USD/JPY: Bears track downbeat US Treasury yields to target 108 amid off in Japan
- USD/JPY extends Wednesday’s pullback from two-week top, remains offered near intraday low.
- US Treasury yields remain depressed after Fed rejects talking tapering.
- US President Joe Biden’s speech will be the key amid Showa Day Holiday in Japan.
USD/JPY takes offers around 108.45, down 0.12% intraday, during Thursday’s Asian session. In doing so, the quote drops for the second consecutive day even as markets in Japan as off.
The reason could be traced to downbeat US Treasury yields that drag the US dollar index (DXY) to refresh a two-month low. Bond yields reversed the previous day from the highest since mid-April after the US Federal Reserve (Fed) repeated cautious optimism while matching the wide market expectation of no change to its current monetary policy. Also weighing on the T-Bond yields could be Fed Chair Jerome Powell’s press conference that sought more time before discussing the tapering.
Elsewhere, the coronavirus woes in Japan and India raise doubt over the global recovery hopes.

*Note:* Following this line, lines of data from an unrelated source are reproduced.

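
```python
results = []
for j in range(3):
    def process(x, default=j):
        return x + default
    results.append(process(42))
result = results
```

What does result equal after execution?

Step 1: Default argument default=j is evaluated at function definition time.
Step 2: Each iteration creates process with default = current j value.
Step 3: process(42) returns 42 + default. results = [42, 43, 44]

The answer is [42, 43, 44].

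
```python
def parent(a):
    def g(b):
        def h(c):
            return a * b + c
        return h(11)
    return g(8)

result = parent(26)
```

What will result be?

Step 1: a = 26, b = 8, c = 11.
Step 2: h() computes a * b + c = 26 * 8 + 11 = 219.
Step 3: result = 219

The answer is 219.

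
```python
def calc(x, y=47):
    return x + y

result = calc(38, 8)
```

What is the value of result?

Step 1: calc(38, 8) overrides default y with 8.
Step 2: Returns 38 + 8 = 46.
Step 3: result = 46

The answer is 46.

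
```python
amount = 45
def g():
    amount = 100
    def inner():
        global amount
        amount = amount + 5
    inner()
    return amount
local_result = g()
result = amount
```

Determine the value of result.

Step 1: Global amount = 45. g() creates local amount = 100.
Step 2: inner() declares global amount and adds 5: global amount = 45 + 5 = 50.
Step 3: g() returns its local amount = 100 (unaffected by inner).
Step 4: result = global amount = 50

The answer is 50.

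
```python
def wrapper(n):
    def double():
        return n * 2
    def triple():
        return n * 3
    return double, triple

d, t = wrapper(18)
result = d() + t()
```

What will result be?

Step 1: Both closures capture the same n = 18.
Step 2: d() = 18 * 2 = 36, t() = 18 * 3 = 54.
Step 3: result = 36 + 54 = 90

The answer is 90.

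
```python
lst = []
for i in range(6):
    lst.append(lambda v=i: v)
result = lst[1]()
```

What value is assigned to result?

Step 1: Default argument v=i captures i's value at each iteration.
Step 2: lst[1] captured v = 1 when i was 1.
Step 3: result = 1

The answer is 1.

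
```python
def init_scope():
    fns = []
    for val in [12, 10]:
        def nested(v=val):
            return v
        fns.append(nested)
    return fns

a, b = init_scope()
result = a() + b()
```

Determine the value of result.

Step 1: Default argument v=val captures val at each iteration.
Step 2: a() returns 12 (captured at first iteration), b() returns 10 (captured at second).
Step 3: result = 12 + 10 = 22

The answer is 22.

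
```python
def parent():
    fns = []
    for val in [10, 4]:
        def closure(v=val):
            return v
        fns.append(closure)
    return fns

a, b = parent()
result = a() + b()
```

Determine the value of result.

Step 1: Default argument v=val captures val at each iteration.
Step 2: a() returns 10 (captured at first iteration), b() returns 4 (captured at second).
Step 3: result = 10 + 4 = 14

The answer is 14.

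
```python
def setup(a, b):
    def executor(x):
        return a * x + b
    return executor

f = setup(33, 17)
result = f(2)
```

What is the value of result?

Step 1: setup(33, 17) captures a = 33, b = 17.
Step 2: f(2) computes 33 * 2 + 17 = 83.
Step 3: result = 83

The answer is 83.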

Also challenging the market optimists are the uneven vaccinations and doubts over the key jabs, like the AstraZeneca.
Amid these plays, S&P 500 Futures gains 0.35% while the DXY drops 0.10% by the press time.

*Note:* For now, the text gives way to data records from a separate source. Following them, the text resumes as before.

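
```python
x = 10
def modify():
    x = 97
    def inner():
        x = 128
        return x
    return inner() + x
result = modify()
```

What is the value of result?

Step 1: modify() has local x = 97. inner() has local x = 128.
Step 2: inner() returns its local x = 128.
Step 3: modify() returns 128 + its own x (97) = 225

The answer is 225.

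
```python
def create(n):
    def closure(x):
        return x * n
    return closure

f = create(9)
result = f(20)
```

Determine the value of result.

Step 1: create(9) creates a closure capturing n = 9.
Step 2: f(20) computes 20 * 9 = 180.
Step 3: result = 180

The answer is 180.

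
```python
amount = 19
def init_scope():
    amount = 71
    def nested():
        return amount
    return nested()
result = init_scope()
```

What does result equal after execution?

Step 1: amount = 19 globally, but init_scope() defines amount = 71 locally.
Step 2: nested() looks up amount. Not in local scope, so checks enclosing scope (init_scope) and finds amount = 71.
Step 3: result = 71

The answer is 71.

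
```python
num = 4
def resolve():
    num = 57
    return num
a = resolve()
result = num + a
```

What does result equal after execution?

Step 1: Global num = 4. resolve() returns local num = 57.
Step 2: a = 57. Global num still = 4.
Step 3: result = 4 + 57 = 61

The answer is 61.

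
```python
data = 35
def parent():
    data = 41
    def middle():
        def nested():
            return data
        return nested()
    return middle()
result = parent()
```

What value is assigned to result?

Step 1: parent() defines data = 41. middle() and nested() have no local data.
Step 2: nested() checks local (none), enclosing middle() (none), enclosing parent() and finds data = 41.
Step 3: result = 41

The answer is 41.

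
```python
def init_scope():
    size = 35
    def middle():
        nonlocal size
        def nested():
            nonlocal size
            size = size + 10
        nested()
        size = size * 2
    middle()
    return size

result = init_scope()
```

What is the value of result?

Step 1: size = 35.
Step 2: nested() adds 10: size = 35 + 10 = 45.
Step 3: middle() doubles: size = 45 * 2 = 90.
Step 4: result = 90

The answer is 90.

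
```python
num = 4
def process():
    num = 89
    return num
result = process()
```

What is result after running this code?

Step 1: Global num = 4.
Step 2: process() creates local num = 89, shadowing the global.
Step 3: Returns local num = 89. result = 89

The answer is 89.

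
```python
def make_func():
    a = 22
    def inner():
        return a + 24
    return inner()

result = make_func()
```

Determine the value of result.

Step 1: make_func() defines a = 22.
Step 2: inner() reads a = 22 from enclosing scope, returns 22 + 24 = 46.
Step 3: result = 46

The answer is 46.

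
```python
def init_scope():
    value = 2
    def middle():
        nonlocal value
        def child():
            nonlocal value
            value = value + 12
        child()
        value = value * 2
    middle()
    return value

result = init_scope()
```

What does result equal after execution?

Step 1: value = 2.
Step 2: child() adds 12: value = 2 + 12 = 14.
Step 3: middle() doubles: value = 14 * 2 = 28.
Step 4: result = 28

The answer is 28.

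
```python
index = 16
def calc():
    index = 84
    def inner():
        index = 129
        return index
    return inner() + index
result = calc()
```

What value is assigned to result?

Step 1: calc() has local index = 84. inner() has local index = 129.
Step 2: inner() returns its local index = 129.
Step 3: calc() returns 129 + its own index (84) = 213

The answer is 213.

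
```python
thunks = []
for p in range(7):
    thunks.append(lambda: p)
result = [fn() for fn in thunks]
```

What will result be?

Step 1: All 7 lambdas share the same variable p.
Step 2: After the loop, p = 6.
Step 3: Each call returns 6. result = [6, 6, 6, 6, 6, 6, 6]

The answer is [6, 6, 6, 6, 6, 6, 6].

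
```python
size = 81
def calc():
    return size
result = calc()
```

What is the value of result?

Step 1: size = 81 is defined in the global scope.
Step 2: calc() looks up size. No local size exists, so Python checks the global scope via LEGB rule and finds size = 81.
Step 3: result = 81

The answer is 81.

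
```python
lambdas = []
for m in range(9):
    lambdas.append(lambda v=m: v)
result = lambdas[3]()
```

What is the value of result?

Step 1: Default argument v=m captures m's value at each iteration.
Step 2: lambdas[3] captured v = 3 when m was 3.
Step 3: result = 3

The answer is 3.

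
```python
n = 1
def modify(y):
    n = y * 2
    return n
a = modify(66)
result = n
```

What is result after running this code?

Step 1: Global n = 1.
Step 2: modify(66) creates local n = 66 * 2 = 132.
Step 3: Global n unchanged because no global keyword. result = 1

The answer is 1.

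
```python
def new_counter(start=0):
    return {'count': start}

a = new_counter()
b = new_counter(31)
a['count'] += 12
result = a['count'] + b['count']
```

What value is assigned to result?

Step 1: new_counter() returns a new dict each call (immutable default 0).
Step 2: a = {'count': 0}, b = {'count': 31}.
Step 3: a['count'] += 12 = 12. result = 12 + 31 = 43

The answer is 43.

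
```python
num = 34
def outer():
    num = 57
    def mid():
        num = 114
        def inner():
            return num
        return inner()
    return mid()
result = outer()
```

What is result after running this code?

Step 1: Three levels of shadowing: global 34, outer 57, mid 114.
Step 2: inner() finds num = 114 in enclosing mid() scope.
Step 3: result = 114

The answer is 114.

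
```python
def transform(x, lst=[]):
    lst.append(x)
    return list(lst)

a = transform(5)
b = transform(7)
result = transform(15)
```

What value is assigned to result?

Step 1: Default list is shared. list() creates copies for return values.
Step 2: Internal list grows: [5] -> [5, 7] -> [5, 7, 15].
Step 3: result = [5, 7, 15]

The answer is [5, 7, 15].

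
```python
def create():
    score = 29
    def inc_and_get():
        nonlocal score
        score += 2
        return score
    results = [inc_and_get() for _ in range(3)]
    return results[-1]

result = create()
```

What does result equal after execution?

Step 1: score = 29.
Step 2: Three calls to inc_and_get(), each adding 2.
Step 3: Last value = 29 + 2 * 3 = 35

The answer is 35.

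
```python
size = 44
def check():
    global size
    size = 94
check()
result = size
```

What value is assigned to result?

Step 1: size = 44 globally.
Step 2: check() declares global size and sets it to 94.
Step 3: After check(), global size = 94. result = 94

The answer is 94.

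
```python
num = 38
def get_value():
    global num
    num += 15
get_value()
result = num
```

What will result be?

Step 1: num = 38 globally.
Step 2: get_value() modifies global num: num += 15 = 53.
Step 3: result = 53

The answer is 53.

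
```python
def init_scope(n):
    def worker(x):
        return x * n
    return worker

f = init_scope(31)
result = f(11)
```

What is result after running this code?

Step 1: init_scope(31) creates a closure capturing n = 31.
Step 2: f(11) computes 11 * 31 = 341.
Step 3: result = 341

The answer is 341.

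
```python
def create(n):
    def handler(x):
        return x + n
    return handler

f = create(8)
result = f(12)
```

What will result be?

Step 1: create(8) creates a closure that captures n = 8.
Step 2: f(12) calls the closure with x = 12, returning 12 + 8 = 20.
Step 3: result = 20

The answer is 20.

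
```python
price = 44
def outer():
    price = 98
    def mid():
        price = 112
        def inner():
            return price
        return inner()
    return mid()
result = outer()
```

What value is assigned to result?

Step 1: Three levels of shadowing: global 44, outer 98, mid 112.
Step 2: inner() finds price = 112 in enclosing mid() scope.
Step 3: result = 112

The answer is 112.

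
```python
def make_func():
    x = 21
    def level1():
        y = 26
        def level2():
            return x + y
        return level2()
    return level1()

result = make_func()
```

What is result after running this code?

Step 1: x = 21 in make_func. y = 26 in level1.
Step 2: level2() reads x = 21 and y = 26 from enclosing scopes.
Step 3: result = 21 + 26 = 47

The answer is 47.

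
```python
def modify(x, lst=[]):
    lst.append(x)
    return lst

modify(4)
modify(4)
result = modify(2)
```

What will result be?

Step 1: Mutable default argument gotcha! The list [] is created once.
Step 2: Each call appends to the SAME list: [4], [4, 4], [4, 4, 2].
Step 3: result = [4, 4, 2]

The answer is [4, 4, 2].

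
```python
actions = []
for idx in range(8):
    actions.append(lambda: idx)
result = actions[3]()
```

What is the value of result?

Step 1: The loop creates 8 lambdas, all referencing the same variable idx.
Step 2: After the loop, idx = 7 (final value).
Step 3: actions[3]() looks up idx at call time and finds 7. This is the late binding gotcha. result = 7

The answer is 7.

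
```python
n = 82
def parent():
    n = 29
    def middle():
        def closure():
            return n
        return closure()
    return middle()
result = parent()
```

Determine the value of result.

Step 1: parent() defines n = 29. middle() and closure() have no local n.
Step 2: closure() checks local (none), enclosing middle() (none), enclosing parent() and finds n = 29.
Step 3: result = 29

The answer is 29.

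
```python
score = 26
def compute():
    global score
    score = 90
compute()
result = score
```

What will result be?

Step 1: score = 26 globally.
Step 2: compute() declares global score and sets it to 90.
Step 3: After compute(), global score = 90. result = 90

The answer is 90.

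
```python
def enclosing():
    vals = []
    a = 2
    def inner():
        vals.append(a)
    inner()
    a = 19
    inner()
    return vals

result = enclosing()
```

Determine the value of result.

Step 1: a = 2. inner() appends current a to vals.
Step 2: First inner(): appends 2. Then a = 19.
Step 3: Second inner(): appends 19 (closure sees updated a). result = [2, 19]

The answer is [2, 19].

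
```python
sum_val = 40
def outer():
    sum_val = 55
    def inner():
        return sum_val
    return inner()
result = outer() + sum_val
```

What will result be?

Step 1: Global sum_val = 40. outer() shadows with sum_val = 55.
Step 2: inner() returns enclosing sum_val = 55. outer() = 55.
Step 3: result = 55 + global sum_val (40) = 95

The answer is 95.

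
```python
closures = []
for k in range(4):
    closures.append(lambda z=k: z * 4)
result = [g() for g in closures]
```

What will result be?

Step 1: Default arg z=k captures k at each iteration.
Step 2: closures[k] has z defaulting to k, returns k * 4.
Step 3: result = [0, 4, 8, 12]

The answer is [0, 4, 8, 12].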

Moving on, a lack of major data/events at home highlights US President Joe Biden’s first address to the ‘joint Congress’. Although the early hints suggest further stimulus and keep markets hopeful, hardships for tax-hike plans and expectations of a tough stand in geopolitical issues may let the USD/JPY depressed.
It’s worth mentioning that the preliminary readings of the US first quarter (Q1) GDP will be the key to watch during today’s North American session.
Technical analysis
The USD/JPY pair’s U-turn from 21-day SMA, around 109.00 by the press time, directs the sellers toward an ascending support line from January 06 near 107.70.